Anyone who wants something light and clever without feeling like they're reading a fantasy of physical perfection. I'd specifically hand this to readers who've bounced off romance before because of love triangles, manufactured misunderstandings, or protagonists whose only flaw is being too attractive. Jimenez writes adults who behave like adults, and the conflict is earned rather than engineered. It's also a strong entry point for the romance-curious — particularly readers coming from fantasy or sci-fi who liked the relationships in their favorite books and want to try something where the relationship is the book.
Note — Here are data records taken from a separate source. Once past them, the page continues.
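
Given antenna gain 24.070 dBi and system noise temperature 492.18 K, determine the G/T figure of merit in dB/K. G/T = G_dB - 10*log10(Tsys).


G/T = 24.070 - 10*log10(492.18) = 24.070 - 26.92124 = -2.851 dB/K

-2.851 dB/K


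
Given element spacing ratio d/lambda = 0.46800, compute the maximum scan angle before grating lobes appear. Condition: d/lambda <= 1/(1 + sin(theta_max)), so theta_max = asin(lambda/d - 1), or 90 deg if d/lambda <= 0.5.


lambda/d - 1 = 1/0.46800 - 1 = 1.136752 >= 1
d/lambda <= 0.5, so the array can scan to endfire without grating lobes: theta_max = 90 deg

90 deg


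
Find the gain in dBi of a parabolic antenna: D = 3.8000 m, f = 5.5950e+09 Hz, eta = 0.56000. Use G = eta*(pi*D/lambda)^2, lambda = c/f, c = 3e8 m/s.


lambda = c / f = 3.0000e+08 / 5.5950e+09 = 0.05361930 m
G_linear = 0.56000 * (pi * 3.8000 / 0.05361930)^2 = 27759.57
G_dBi = 10 * log10(27759.57) = 44.43 dBi

44.43 dBi


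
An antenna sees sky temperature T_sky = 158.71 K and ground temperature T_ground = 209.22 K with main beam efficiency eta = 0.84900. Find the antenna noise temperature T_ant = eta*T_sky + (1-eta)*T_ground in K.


T_ant = 0.84900 * 158.71 + (1 - 0.84900) * 209.22 = 166.3 K

166.3 K


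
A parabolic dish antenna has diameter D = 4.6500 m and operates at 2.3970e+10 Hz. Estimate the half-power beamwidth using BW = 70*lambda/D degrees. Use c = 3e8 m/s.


lambda = c / f = 3.0000e+08 / 2.3970e+10 = 0.01251564 m
BW = 70 * 0.01251564 / 4.6500 = 0.1884 deg

0.1884 deg


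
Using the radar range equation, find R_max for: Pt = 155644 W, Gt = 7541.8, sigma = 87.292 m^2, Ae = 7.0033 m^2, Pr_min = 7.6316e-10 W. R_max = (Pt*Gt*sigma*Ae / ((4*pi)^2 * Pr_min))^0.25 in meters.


R^4 = 155644*7541.8*87.292*7.0033 / ((4*pi)^2 * 7.6316e-10) = 5.954554e+18
R_max = 5.954554e+18^0.25 = 49398 m

49398 m


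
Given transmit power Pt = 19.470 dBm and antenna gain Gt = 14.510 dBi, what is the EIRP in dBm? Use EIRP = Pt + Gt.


EIRP = Pt + Gt = 19.470 + 14.510 = 33.98 dBm

33.98 dBm


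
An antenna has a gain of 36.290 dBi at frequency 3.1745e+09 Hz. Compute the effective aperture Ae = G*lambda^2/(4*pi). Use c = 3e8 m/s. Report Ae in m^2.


lambda = c / f = 3.0000e+08 / 3.1745e+09 = 0.09450307 m
G_linear = 10^(36.290/10) = 4255.984
Ae = G_linear * lambda^2 / (4*pi) = 4255.984 * 0.09450307^2 / (4*pi) = 3.025 m^2

3.025 m^2


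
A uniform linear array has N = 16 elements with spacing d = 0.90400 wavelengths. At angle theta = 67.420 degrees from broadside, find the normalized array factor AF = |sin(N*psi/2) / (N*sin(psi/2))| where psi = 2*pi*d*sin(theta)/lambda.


psi = 2*pi*0.90400*sin(67.420 deg) = 5.244595 rad
AF = |sin(16*5.244595/2) / (16*sin(5.244595/2))| = 0.1131

0.1131


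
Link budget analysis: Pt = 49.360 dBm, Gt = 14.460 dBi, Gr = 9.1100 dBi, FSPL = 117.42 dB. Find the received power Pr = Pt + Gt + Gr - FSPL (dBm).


Pr = 49.360 + 14.460 + 9.1100 - 117.42 = -44.49 dBm

-44.49 dBm


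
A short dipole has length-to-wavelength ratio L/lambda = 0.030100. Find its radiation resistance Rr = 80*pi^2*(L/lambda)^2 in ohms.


Rr = 80 * pi^2 * (0.030100)^2 = 80 * 9.869604 * 9.060100e-04 = 0.7154 ohm

0.7154 ohm


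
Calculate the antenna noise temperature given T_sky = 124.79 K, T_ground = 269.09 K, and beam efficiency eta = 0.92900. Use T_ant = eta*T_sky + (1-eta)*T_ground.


T_ant = 0.92900 * 124.79 + (1 - 0.92900) * 269.09 = 135.0 K

135.0 K


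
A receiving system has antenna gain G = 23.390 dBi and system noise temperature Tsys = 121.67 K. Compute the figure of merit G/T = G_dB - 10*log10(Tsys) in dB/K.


G/T = 23.390 - 10*log10(121.67) = 23.390 - 20.85184 = 2.538 dB/K

2.538 dB/K


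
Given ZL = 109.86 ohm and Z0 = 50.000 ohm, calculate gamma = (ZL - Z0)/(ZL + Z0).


gamma = (109.86 - 50.000) / (109.86 + 50.000) = 0.3745

0.3745


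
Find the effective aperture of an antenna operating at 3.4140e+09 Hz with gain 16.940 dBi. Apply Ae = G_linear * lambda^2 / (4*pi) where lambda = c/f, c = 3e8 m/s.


lambda = c / f = 3.0000e+08 / 3.4140e+09 = 0.08787346 m
G_linear = 10^(16.940/10) = 49.43107
Ae = G_linear * lambda^2 / (4*pi) = 49.43107 * 0.08787346^2 / (4*pi) = 0.03037 m^2

0.03037 m^2


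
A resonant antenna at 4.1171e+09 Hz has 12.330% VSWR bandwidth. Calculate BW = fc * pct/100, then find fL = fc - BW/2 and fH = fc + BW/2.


BW = 4.1171e+09 * 12.330/100 = 5.076384e+08 Hz
fL = 4.1171e+09 - 5.076384e+08/2 = 3.863e+09 Hz
fH = 4.1171e+09 + 5.076384e+08/2 = 4.371e+09 Hz

BW=5.076e+08 Hz, fL=3.863e+09 Hz, fH=4.371e+09 Hz


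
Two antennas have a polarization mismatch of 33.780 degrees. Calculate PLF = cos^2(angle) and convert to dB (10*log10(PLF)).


PLF_linear = cos^2(33.780 deg) = 0.6908579
PLF_dB = 10 * log10(0.6908579) = -1.606 dB

-1.606 dB


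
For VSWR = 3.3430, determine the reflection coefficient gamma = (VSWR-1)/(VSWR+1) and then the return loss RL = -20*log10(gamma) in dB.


gamma = (3.3430 - 1) / (3.3430 + 1) = 0.5394888
RL = -20 * log10(0.5394888) = 5.360 dB

5.360 dB


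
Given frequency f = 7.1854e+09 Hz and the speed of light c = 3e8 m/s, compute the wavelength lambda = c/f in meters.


lambda = c / f = 3.0000e+08 / 7.1854e+09 = 0.04175 m

0.04175 m


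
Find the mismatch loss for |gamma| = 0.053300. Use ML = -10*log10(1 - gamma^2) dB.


ML = -10 * log10(1 - 0.053300^2) = -10 * log10(0.99715911) = 0.01236 dB

0.01236 dB


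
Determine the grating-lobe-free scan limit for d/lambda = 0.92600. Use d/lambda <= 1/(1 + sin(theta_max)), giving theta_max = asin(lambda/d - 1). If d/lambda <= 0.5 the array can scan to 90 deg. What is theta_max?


lambda/d - 1 = 1/0.92600 - 1 = 0.07991361
theta_max = asin(0.07991361) = 4.584 deg

4.584 deg


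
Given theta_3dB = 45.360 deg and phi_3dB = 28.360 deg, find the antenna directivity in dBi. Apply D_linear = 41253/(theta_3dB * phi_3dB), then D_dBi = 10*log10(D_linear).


D_linear = 41253 / (45.360 * 28.360) = 32.06832
D_dBi = 10 * log10(32.06832) = 15.06 dBi

15.06 dBi


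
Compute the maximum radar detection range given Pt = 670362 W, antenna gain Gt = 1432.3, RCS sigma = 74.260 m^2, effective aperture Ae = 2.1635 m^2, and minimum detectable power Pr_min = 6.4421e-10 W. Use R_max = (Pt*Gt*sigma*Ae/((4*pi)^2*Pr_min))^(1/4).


R^4 = 670362*1432.3*74.260*2.1635 / ((4*pi)^2 * 6.4421e-10) = 1.516380e+18
R_max = 1.516380e+18^0.25 = 35092 m

35092 m


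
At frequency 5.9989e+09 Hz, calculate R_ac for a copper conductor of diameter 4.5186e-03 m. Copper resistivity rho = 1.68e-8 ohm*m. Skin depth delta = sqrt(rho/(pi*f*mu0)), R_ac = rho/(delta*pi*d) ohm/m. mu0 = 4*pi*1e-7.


delta = sqrt(1.68e-8 / (pi * 5.9989e+09 * 4*pi*1e-7)) = 8.422460e-07 m
R_ac = 1.68e-8 / (8.422460e-07 * pi * 4.5186e-03) = 1.405 ohm/m

1.405 ohm/m


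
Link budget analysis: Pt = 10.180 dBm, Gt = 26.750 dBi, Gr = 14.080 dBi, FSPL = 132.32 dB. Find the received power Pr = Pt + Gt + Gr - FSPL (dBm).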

Just for the Summer is part of Abby Jimenez's interconnected universe of rom-coms, which also includes Part of Your World and Yours Truly. They can be read as standalones, but characters cross over. Readers who finish this and want more in the same vein go to Beth O'Leary's The Flatshare (cozy, slow-burn, epistolary-adjacent) or The Bromance Book Club by Lyssa Kay Adams (meta, funny, sincere). For readers who want the emotional depth turned up, The Song of Achilles by Madeline Miller is the common next recommendation — it's a completely different genre but delivers the same gut-punch of a love story that earns its ending.